Estrogen Induces Changes in Paired-Pulse Inhibition in the Dentate Gyrus
Abstract number :
1.039
Submission category :
Year :
2001
Submission ID :
2984
Source :
www.aesnet.org
Presentation date :
12/1/2001 12:00:00 AM
Published date :
Dec 1, 2001, 06:00 AM
Authors :
J. Veliskova, MD, PhD, Neurology & Neuroscience, Albert Einstein College of Medicine, Bronx, NY; L. Velisek, MD, PhD, Neurology & Neuroscience, Albert Einstein College of Medicine, Bronx, NY
RATIONALE: Estrogen administration in physiological doses has anticonvulsant and neuroprotective effects on hilar and CA3 neurons in the kainic acid model of status epilepticus. Protective effects are mediated by intracellular estrogen receptors leading to gene activation, which results in modulation of protein synthesis. Our present study examined the possibility that the anticonvulsant and neuroprotective effects may in part be mediated by estrogen-induced increase in GABA(B) neurotransmission and neuropeptide Y (NPY) involvement in the hilar hippocampal region.
METHODS: Rats were ovariectomized one week before hormone replacement. Oil vehicle or b-estradiol (2 kg/day s.c.) were injected 48 and 24 hours prior to saline or kainic acid (16 mg/kg i.p.). Rats were behaviorally monitored for 5 hours and then injected with pentobarbital (50 mg/kg i.p.) irrespective of seizure severity. The rats received two additional doses of b-estradiol or oil (immediately and 24 hours after the seizures). All rats were sacrificed 48 hours after the injection of either KA or saline. Thus, there were four groups: oil + KA seizures, oil + saline (no seizures), estrogen + KA seizures, estrogen + saline (no seizures). Horizontal hippocampal slices were prepared for in vitro electrophysiology. Evoked population spikes were recorded in the granule cell layer of the dentate gyrus after mixed perforant path stimulation with paired pulses (interstimulation interval 10-1000 ms).
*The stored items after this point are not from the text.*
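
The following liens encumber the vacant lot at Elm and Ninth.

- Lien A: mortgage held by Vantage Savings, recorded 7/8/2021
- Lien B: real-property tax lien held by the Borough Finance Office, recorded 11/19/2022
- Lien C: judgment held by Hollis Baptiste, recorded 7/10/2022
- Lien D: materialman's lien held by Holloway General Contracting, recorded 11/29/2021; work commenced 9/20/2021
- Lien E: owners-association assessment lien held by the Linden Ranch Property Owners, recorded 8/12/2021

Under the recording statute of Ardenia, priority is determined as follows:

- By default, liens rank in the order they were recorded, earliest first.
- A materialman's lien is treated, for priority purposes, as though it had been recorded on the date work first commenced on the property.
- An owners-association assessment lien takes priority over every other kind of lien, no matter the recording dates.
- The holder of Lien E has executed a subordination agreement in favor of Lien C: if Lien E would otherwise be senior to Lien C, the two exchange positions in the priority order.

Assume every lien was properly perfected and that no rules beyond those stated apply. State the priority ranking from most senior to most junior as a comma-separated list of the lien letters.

Adjusting effective dates: D is treated as recorded 9/20/2021, the work-commencement date.
E, as an owners-association assessment lien, has superpriority and ranks first.
Among the remaining liens, by effective date: A (7/8/2021), D (9/20/2021), C (7/10/2022), B (11/19/2022).
E would otherwise be senior to C, so under the subordination agreement E and C exchange positions.

C, A, D, E, B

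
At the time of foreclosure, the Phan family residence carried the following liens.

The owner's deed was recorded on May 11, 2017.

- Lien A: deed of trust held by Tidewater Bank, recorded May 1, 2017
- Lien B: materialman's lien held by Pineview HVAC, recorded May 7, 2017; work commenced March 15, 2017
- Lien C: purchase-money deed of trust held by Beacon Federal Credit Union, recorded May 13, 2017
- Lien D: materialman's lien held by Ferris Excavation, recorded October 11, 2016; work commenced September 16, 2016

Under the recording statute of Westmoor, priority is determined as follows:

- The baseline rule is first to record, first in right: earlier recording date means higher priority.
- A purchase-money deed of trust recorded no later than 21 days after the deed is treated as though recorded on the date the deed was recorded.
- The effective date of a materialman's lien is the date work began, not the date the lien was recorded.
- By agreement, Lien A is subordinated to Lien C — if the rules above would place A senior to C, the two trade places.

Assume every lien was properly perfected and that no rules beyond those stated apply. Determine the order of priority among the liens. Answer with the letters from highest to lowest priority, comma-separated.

First, effective dates: B is treated as recorded March 15, 2017, the work-commencement date; C's effective date is the deed date, May 11, 2017; D is treated as recorded September 16, 2016, the work-commencement date.
By effective date, earliest first: D (September 16, 2016), B (March 15, 2017), A (May 1, 2017), C (May 11, 2017).
A would otherwise be senior to C, so under the subordination agreement A and C exchange positions.

D, B, C, A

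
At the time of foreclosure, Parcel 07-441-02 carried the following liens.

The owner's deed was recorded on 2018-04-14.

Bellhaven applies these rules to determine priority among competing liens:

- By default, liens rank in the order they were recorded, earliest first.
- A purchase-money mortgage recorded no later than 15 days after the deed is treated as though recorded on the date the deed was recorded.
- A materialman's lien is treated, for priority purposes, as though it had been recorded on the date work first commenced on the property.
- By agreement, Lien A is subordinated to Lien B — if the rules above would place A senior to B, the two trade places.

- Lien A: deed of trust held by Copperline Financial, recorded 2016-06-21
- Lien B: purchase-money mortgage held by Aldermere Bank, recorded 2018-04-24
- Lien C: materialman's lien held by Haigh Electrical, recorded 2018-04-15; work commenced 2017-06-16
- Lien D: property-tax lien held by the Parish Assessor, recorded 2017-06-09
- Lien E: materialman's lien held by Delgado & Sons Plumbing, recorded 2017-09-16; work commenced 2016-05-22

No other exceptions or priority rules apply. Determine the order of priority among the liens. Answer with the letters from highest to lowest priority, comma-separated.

First, effective dates: B's effective date is the deed date, 2018-04-14; C relates back to 2017-06-16 (work commenced); E is treated as recorded 2016-05-22, the work-commencement date.
Sorted by effective date: E (2016-05-22), A (2016-06-21), D (2017-06-09), C (2017-06-16), B (2018-04-14).
Because A would otherwise rank above B, the subordination swaps them.

E, B, D, C, A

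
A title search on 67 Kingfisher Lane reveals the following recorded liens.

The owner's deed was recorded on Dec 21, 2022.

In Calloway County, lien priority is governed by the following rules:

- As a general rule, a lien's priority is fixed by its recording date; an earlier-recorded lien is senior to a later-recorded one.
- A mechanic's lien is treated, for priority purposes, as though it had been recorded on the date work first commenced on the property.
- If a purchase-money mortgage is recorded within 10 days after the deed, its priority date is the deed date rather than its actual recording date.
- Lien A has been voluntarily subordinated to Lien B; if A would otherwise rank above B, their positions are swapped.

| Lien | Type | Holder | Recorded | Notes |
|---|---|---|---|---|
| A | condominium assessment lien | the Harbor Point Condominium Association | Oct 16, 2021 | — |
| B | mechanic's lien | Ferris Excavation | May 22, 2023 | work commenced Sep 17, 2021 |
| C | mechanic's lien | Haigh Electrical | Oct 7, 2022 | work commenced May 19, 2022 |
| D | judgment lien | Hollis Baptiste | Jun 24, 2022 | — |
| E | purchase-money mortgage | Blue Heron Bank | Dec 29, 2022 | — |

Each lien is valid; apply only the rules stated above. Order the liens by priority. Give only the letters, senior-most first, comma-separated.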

RESULTS: There was a loss of paired pulse inhibition in ovariectomized rats after KA seizures and alos in the ovariectomized rats without seizures. This loss was partially (in rats after KA seizures) or fully (in rats without seizures) restored after b-estradiol treatment. Experiments using GABA(B) receptor antagonist CGP 35348 demonstrated that most of the loss of inhibition is due to altered GABA(B) neurotransmission. Additional experiments using NPY antibody (1:1000) incubation in slices from estrogen-treated rats demonstrated a breakdown of paired pulse inhibition suggesting that estrogen-induced NPY increase may be also partially responsible for the paired pulse inhibition recovery.
CONCLUSIONS: Our findings indicate that the anticonvulsant and neuroprotective effects of estrogen on seizure-induced hippocampal damage may involve an interaction with GABA(B) neurotransmission and NPY neuromodulation.
Support: Supported by NS 20253 and NS 30387.